We've recently moved from an on-premises server to the cloud. We are using on-premises Active Directory for LDAP services and were hoping to move To Azure AD at some point. We brought this up during the migration to the cloud and the JAMF tech who was assisting with the migration said that there was no path to upgrade from where we were with on-premises AD to where we wanted to be with Azure at that time.
Since then, I've been looking around the forums trying to get more information. In the older documentation (up to v10.29), I can see a blurb that says "To ensure your existing LDAP workflows (e.g., scoping or user accounts and groups) continue to work correctly, you will need to migrate your configuration when the migration assistant is available in a future release of Jamf Pro. Adding the Azure AD integration prior to migration may break your environment."
This warning doesn't appear in the documentation after v10.30. We're in the cloud on v10.32. Does this mean it's relatively safe to upgrade from on-premises LDAP to Azure without breaking too much?
Solved! Go to Solution.
I asked the same question of my success manager in September. We're in a similar condition.
Thanks for reaching out. Unfortunately, we do not have a migration assistant yet to move from Azure AD with Cloud Identity Providers. Please let me know if you have any further questions.
Thank you for letting me know.
Will you contact me when you do have that?

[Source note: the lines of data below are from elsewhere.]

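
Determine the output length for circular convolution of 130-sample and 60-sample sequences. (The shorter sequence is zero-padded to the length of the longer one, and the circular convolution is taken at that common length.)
Circular convolution (zero-padding the shorter input) has length max(m, n) = max(130, 60) = 130

130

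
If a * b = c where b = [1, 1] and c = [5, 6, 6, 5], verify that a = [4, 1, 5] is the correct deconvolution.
Forward-compute [4, 1, 5] * [1, 1]: c[0] = 4×1 = 4; c[1] = 4×1 + 1×1 = 5; c[2] = 1×1 + 5×1 = 6; c[3] = 5×1 = 5 → [4, 5, 6, 5]. Does not match given c = [5, 6, 6, 5].

Not verified. [4, 1, 5] * [1, 1] = [4, 5, 6, 5], which differs from [5, 6, 6, 5] at index 0.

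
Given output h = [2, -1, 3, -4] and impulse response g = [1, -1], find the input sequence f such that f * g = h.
Deconvolve h=[2, -1, 3, -4] by g=[1, -1]. Since g[0]=1, solve forward: f[0] = h[0] / 1 = 2; f[1] = (h[1] - 2×-1) / 1 = 1; f[2] = (h[2] - 1×-1) / 1 = 4. So f = [2, 1, 4]. Check by forward convolution: h[0] = 2×1 = 2; h[1] = 2×-1 + 1×1 = -1; h[2] = 1×-1 + 4×1 = 3; h[3] = 4×-1 = -4

[2, 1, 4]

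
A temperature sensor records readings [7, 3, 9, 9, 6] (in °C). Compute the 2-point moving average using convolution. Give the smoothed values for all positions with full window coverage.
2-point moving average kernel = [1, 1]. Apply in 'valid' mode (full window coverage): avg[0] = (7 + 3) / 2 = 5.0; avg[1] = (3 + 9) / 2 = 6.0; avg[2] = (9 + 9) / 2 = 9.0; avg[3] = (9 + 6) / 2 = 7.5. Smoothed values: [5.0, 6.0, 9.0, 7.5]

[5.0, 6.0, 9.0, 7.5]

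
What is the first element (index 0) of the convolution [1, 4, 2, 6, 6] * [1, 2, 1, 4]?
Use y[k] = Σ_i a[i]·b[k-i] at k=0. y[0] = 1×1 = 1

1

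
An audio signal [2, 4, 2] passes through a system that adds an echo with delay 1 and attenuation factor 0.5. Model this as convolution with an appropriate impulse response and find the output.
Direct-path + delayed-attenuated-path model → impulse response h = [1, 0.5] (1 at lag 0, 0.5 at lag 1). Output y[n] = x[n] + 0.5·x[n - 1] (with x[n] = 0 outside 0..2): y[0] = 2 + 0.5×0 = 2; y[1] = 4 + 0.5×2 = 5.0; y[2] = 2 + 0.5×4 = 4.0; y[3] = 0 + 0.5×2 = 1.0. So y = [2, 5.0, 4.0, 1.0]

[2, 5.0, 4.0, 1.0]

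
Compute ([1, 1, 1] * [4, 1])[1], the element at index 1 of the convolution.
Use y[k] = Σ_i a[i]·b[k-i] at k=1. y[1] = 1×1 + 1×4 = 5

5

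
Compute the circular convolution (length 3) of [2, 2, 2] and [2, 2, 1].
Use y[k] = Σ_j s[j]·t[(k-j) mod 3]. y[0] = 2×2 + 2×1 + 2×2 = 10; y[1] = 2×2 + 2×2 + 2×1 = 10; y[2] = 2×1 + 2×2 + 2×2 = 10. Result: [10, 10, 10]

[10, 10, 10]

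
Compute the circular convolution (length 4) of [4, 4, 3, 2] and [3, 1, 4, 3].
Use y[k] = Σ_j s[j]·t[(k-j) mod 4]. y[0] = 4×3 + 4×3 + 3×4 + 2×1 = 38; y[1] = 4×1 + 4×3 + 3×3 + 2×4 = 33; y[2] = 4×4 + 4×1 + 3×3 + 2×3 = 35; y[3] = 4×3 + 4×4 + 3×1 + 2×3 = 37. Result: [38, 33, 35, 37]

[38, 33, 35, 37]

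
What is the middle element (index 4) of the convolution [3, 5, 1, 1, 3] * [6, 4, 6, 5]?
Use y[k] = Σ_i a[i]·b[k-i] at k=4. y[4] = 5×5 + 1×6 + 1×4 + 3×6 = 53

53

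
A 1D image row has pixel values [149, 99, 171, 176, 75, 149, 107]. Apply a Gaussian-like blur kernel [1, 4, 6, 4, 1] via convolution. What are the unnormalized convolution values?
Convolve image row [149, 99, 171, 176, 75, 149, 107] with kernel [1, 4, 6, 4, 1]: y[0] = 149×1 = 149; y[1] = 149×4 + 99×1 = 695; y[2] = 149×6 + 99×4 + 171×1 = 1461; y[3] = 149×4 + 99×6 + 171×4 + 176×1 = 2050; y[4] = 149×1 + 99×4 + 171×6 + 176×4 + 75×1 = 2350; y[5] = 99×1 + 171×4 + 176×6 + 75×4 + 149×1 = 2288; y[6] = 171×1 + 176×4 + 75×6 + 149×4 + 107×1 = 2028; y[7] = 176×1 + 75×4 + 149×6 + 107×4 = 1798; y[8] = 75×1 + 149×4 + 107×6 = 1313; y[9] = 149×1 + 107×4 = 577; y[10] = 107×1 = 107 → [149, 695, 1461, 2050, 2350, 2288, 2028, 1798, 1313, 577, 107]. Normalization factor = sum(kernel) = 16.

[149, 695, 1461, 2050, 2350, 2288, 2028, 1798, 1313, 577, 107]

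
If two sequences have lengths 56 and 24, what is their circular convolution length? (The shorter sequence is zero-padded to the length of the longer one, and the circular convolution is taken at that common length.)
Circular convolution (zero-padding the shorter input) has length max(m, n) = max(56, 24) = 56

56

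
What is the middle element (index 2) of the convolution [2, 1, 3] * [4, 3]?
Use y[k] = Σ_i a[i]·b[k-i] at k=2. y[2] = 1×3 + 3×4 = 15

15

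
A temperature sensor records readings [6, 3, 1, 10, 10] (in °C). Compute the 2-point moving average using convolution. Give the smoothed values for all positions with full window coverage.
2-point moving average kernel = [1, 1]. Apply in 'valid' mode (full window coverage): avg[0] = (6 + 3) / 2 = 4.5; avg[1] = (3 + 1) / 2 = 2.0; avg[2] = (1 + 10) / 2 = 5.5; avg[3] = (10 + 10) / 2 = 10.0. Smoothed values: [4.5, 2.0, 5.5, 10.0]

[4.5, 2.0, 5.5, 10.0]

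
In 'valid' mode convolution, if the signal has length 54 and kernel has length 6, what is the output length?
'Valid' mode counts only positions where the kernel fully overlaps the signal: m - n + 1 = 54 - 6 + 1 = 49

49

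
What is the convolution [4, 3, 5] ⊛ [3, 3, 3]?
y[0] = 4×3 = 12; y[1] = 4×3 + 3×3 = 21; y[2] = 4×3 + 3×3 + 5×3 = 36; y[3] = 3×3 + 5×3 = 24; y[4] = 5×3 = 15

[12, 21, 36, 24, 15]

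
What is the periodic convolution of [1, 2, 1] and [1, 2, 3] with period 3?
Use y[k] = Σ_j f[j]·g[(k-j) mod 3]. y[0] = 1×1 + 2×3 + 1×2 = 9; y[1] = 1×2 + 2×1 + 1×3 = 7; y[2] = 1×3 + 2×2 + 1×1 = 8. Result: [9, 7, 8]

[9, 7, 8]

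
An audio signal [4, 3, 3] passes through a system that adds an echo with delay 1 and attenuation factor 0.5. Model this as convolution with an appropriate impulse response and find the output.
Direct-path + delayed-attenuated-path model → impulse response h = [1, 0.5] (1 at lag 0, 0.5 at lag 1). Output y[n] = x[n] + 0.5·x[n - 1] (with x[n] = 0 outside 0..2): y[0] = 4 + 0.5×0 = 4; y[1] = 3 + 0.5×4 = 5.0; y[2] = 3 + 0.5×3 = 4.5; y[3] = 0 + 0.5×3 = 1.5. So y = [4, 5.0, 4.5, 1.5]

[4, 5.0, 4.5, 1.5]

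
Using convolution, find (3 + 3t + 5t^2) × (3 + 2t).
Ascending coefficients: a = [3, 3, 5], b = [3, 2]. c[0] = 3×3 = 9; c[1] = 3×2 + 3×3 = 15; c[2] = 3×2 + 5×3 = 21; c[3] = 5×2 = 10. Result coefficients: [9, 15, 21, 10] → 9 + 15t + 21t^2 + 10t^3

9 + 15t + 21t^2 + 10t^3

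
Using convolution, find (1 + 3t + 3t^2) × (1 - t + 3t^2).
Ascending coefficients: a = [1, 3, 3], b = [1, -1, 3]. c[0] = 1×1 = 1; c[1] = 1×-1 + 3×1 = 2; c[2] = 1×3 + 3×-1 + 3×1 = 3; c[3] = 3×3 + 3×-1 = 6; c[4] = 3×3 = 9. Result coefficients: [1, 2, 3, 6, 9] → 1 + 2t + 3t^2 + 6t^3 + 9t^4

1 + 2t + 3t^2 + 6t^3 + 9t^4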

I hope your day is starting off. Since there is no notification for this, I would suggest checking the release notes. The creation of the migration assistant will be included in that documentation. Let me know if you have any additional questions about this.
So If the migration assistant is not in the release notes, don't try to migrate. My day is starting off.
Thanks to @chris_hansen and @Just_Jack for replying. It's good to know we're not alone but still doesn't explain why the warning disappears from their documentation in v10.30 onwards if it's still an issue.
I've opened a support call on the off chance that there's an answer to this but I'm not going to hold my breath.
No problem. I also thought they had removed it originally. Took a bit of scanning to notice it.
We're in the same boat and getting off our on-prem AD config is getting a bit urgent. I'd be interested to hear if anyone else has tried to migrate without the migration assistant and what exactly broke and how it was fixed.
We have migrated and the only real issue (that we haven't been able to fix), is the users assigned to machines were all done when LDAP was out auth point. We have not found an easy way to migrate those to Azure AD accounts.